BANGKINANG seputarriau.co - Bupati Kampar Ahmad Yuzar resmi menyampaikan Laporan Keterangan Pertanggungjawaban (LKPJ) Tahun Anggaran 2025 dalam Rapat Paripurna DPRD Kabupaten Kampar, Senin (13/4/2026). Rapat digelar di Ruang Sidang Utama DPRD Kampar dan dihadiri lengkap oleh unsur eksekutif serta legislatif.
Rapat paripurna dipimpin langsung Ketua DPRD Kampar Ahmad Taridi, didampingi Wakil Ketua DPRD. Tampak hadir Wakil Bupati Kampar Misharti, Penjabat Sekretaris Daerah Ardi Mardiansyah, para Asisten, Staf Ahli Bupati, pimpinan OPD, camat se-Kabupaten Kampar, serta seluruh anggota DPRD.
Dalam pidatonya, Bupati Ahmad Yuzar memaparkan secara rinci capaian kinerja Pemerintah Kabupaten Kampar selama Tahun Anggaran 2025. Pemaparan mencakup tiga aspek utama: pertama, realisasi pendapatan dan belanja daerah; kedua, progres pelaksanaan program strategis dan kegiatan prioritas; ketiga, pencapaian indikator makro pembangunan daerah.
“Kami sampaikan bahwa sepanjang 2025, Pemkab Kampar berupaya maksimal menjalankan amanah pembangunan. Beberapa sektor menunjukkan tren positif, meski kami akui masih ada pekerjaan rumah yang harus dituntaskan bersama,” ujar Ahmad Yuzar di hadapan sidang paripurna.
Bupati menegaskan, penyampaian LKPJ ini bukan sekadar kewajiban konstitusional, melainkan bentuk transparansi dan akuntabilitas pemerintah daerah kepada masyarakat melalui DPRD selaku representasi rakyat. Ia berharap LKPJ menjadi bahan evaluasi bersama antara eksekutif dan legislatif demi perbaikan penyelenggaraan pemerintahan ke depan.

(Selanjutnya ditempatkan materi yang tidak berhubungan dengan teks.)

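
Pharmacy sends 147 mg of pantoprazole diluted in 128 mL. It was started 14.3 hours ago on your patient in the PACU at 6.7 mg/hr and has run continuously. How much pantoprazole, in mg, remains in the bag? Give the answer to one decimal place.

Concentration = 147 mg ÷ 128 mL = 1.148438 mg/mL
Rate = 6.7 mg/hr ÷ 1.148438 mg/mL = 5.834014 mL/hr
Volume infused = 5.834014 mL/hr × 14.3 hr = 83.42639 mL
Volume remaining = 128 − 83.42639 = 44.57361 mL
Drug remaining = 44.57361 mL × 1.148438 mg/mL = 51.19 mg

51.2 mg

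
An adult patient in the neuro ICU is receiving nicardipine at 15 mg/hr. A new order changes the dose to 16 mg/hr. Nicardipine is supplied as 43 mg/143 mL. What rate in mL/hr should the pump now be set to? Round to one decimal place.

53.2 mL/hr

Concentration = 43 mg ÷ 143 mL = 0.3006993 mg/mL
Rate = 16 mg/hr ÷ 0.3006993 mg/mL = 53.2093 mL/hr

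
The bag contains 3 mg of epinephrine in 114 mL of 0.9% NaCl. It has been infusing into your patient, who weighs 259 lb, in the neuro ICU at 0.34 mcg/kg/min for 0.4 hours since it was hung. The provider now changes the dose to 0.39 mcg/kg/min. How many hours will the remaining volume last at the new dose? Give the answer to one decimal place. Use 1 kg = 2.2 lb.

0.7 hours

Initial rate:
Weight = 259 lb ÷ 2.2 lb/kg = 117.7273 kg
Dose = 0.34 mcg/kg/min × 117.7273 kg = 40.02727 mcg/min
40.02727 mcg/min × 60 min/hr = 2401.636 mcg/hr
Concentration = 3 mg ÷ 114 mL = 0.02631579 mg/mL = 26.31579 mcg/mL
Rate = 2401.636 mcg/hr ÷ 26.31579 mcg/mL = 91.26218 mL/hr
Volume infused so far = 91.26218 mL/hr × 0.4 hr = 36.50487 mL
Volume remaining = 114 − 36.50487 = 77.49513 mL
New rate:
Dose = 0.39 mcg/kg/min × 117.7273 kg = 45.91364 mcg/min
45.91364 mcg/min × 60 min/hr = 2754.818 mcg/hr
Rate = 2754.818 mcg/hr ÷ 26.31579 mcg/mL = 104.6831 mL/hr
Time remaining = 77.49513 mL ÷ 104.6831 mL/hr = 0.7402831 hr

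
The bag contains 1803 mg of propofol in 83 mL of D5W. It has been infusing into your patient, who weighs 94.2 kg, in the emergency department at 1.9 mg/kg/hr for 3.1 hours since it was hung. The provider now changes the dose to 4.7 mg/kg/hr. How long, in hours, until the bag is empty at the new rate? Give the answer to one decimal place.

2.8 hours

Initial rate:
Dose = 1.9 mg/kg/hr × 94.2 kg = 178.98 mg/hr
Concentration = 1803 mg ÷ 83 mL = 21.72289 mg/mL
Rate = 178.98 mg/hr ÷ 21.72289 mg/mL = 8.239235 mL/hr
Volume infused so far = 8.239235 mL/hr × 3.1 hr = 25.54163 mL
Volume remaining = 83 − 25.54163 = 57.45837 mL
New rate:
Dose = 4.7 mg/kg/hr × 94.2 kg = 442.74 mg/hr
Rate = 442.74 mg/hr ÷ 21.72289 mg/mL = 20.38126 mL/hr
Time remaining = 57.45837 mL ÷ 20.38126 mL/hr = 2.819176 hr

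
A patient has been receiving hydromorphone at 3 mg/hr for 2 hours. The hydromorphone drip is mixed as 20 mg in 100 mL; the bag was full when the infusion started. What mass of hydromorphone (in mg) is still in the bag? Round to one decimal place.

14.0 mg

Concentration = 20 mg ÷ 100 mL = 0.2 mg/mL
Rate = 3 mg/hr ÷ 0.2 mg/mL = 15 mL/hr
Volume infused = 15 mL/hr × 2 hr = 30 mL
Volume remaining = 100 − 30 = 70 mL
Drug remaining = 70 mL × 0.2 mg/mL = 14 mg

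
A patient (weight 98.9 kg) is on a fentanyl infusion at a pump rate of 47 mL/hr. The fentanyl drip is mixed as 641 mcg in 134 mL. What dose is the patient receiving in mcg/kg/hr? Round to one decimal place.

2.3 mcg/kg/hr

Concentration = 641 mcg ÷ 134 mL = 4.783582 mcg/mL
Drug rate = 47 mL/hr × 4.783582 mcg/mL = 224.8284 mcg/hr
224.8284 mcg/hr ÷ 98.9 kg = 2.27329 mcg/kg/hr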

“Masukan, saran, dan catatan kritis dari DPRD sangat kami harapkan. Ini bagian dari mekanisme check and balances agar pembangunan Kampar lebih terarah dan menyentuh kebutuhan masyarakat,” tambahnya.
Selain agenda penyampaian LKPJ, rapat paripurna juga menetapkan pokok-pokok pikiran (pokir) DPRD Kabupaten Kampar untuk Tahun Anggaran 2027. Pokir tersebut akan menjadi salah satu rujukan dalam penyusunan RKPD dan KUA-PPAS 2027.
Usai pemaparan Bupati, rapat dilanjutkan dengan penyampaian pandangan umum fraksi-fraksi DPRD. Secara umum, fraksi-fraksi memberikan apresiasi atas sejumlah capaian Pemkab Kampar di tahun 2025. Namun, sejumlah catatan kritis juga mengemuka. Sorotan utama fraksi antara lain terkait pemerataan pembangunan infrastruktur jalan dan jembatan, peningkatan mutu layanan pendidikan dan kesehatan, penguatan ekonomi kerakyatan, serta langkah konkret optimalisasi Pendapatan Asli Daerah (PAD).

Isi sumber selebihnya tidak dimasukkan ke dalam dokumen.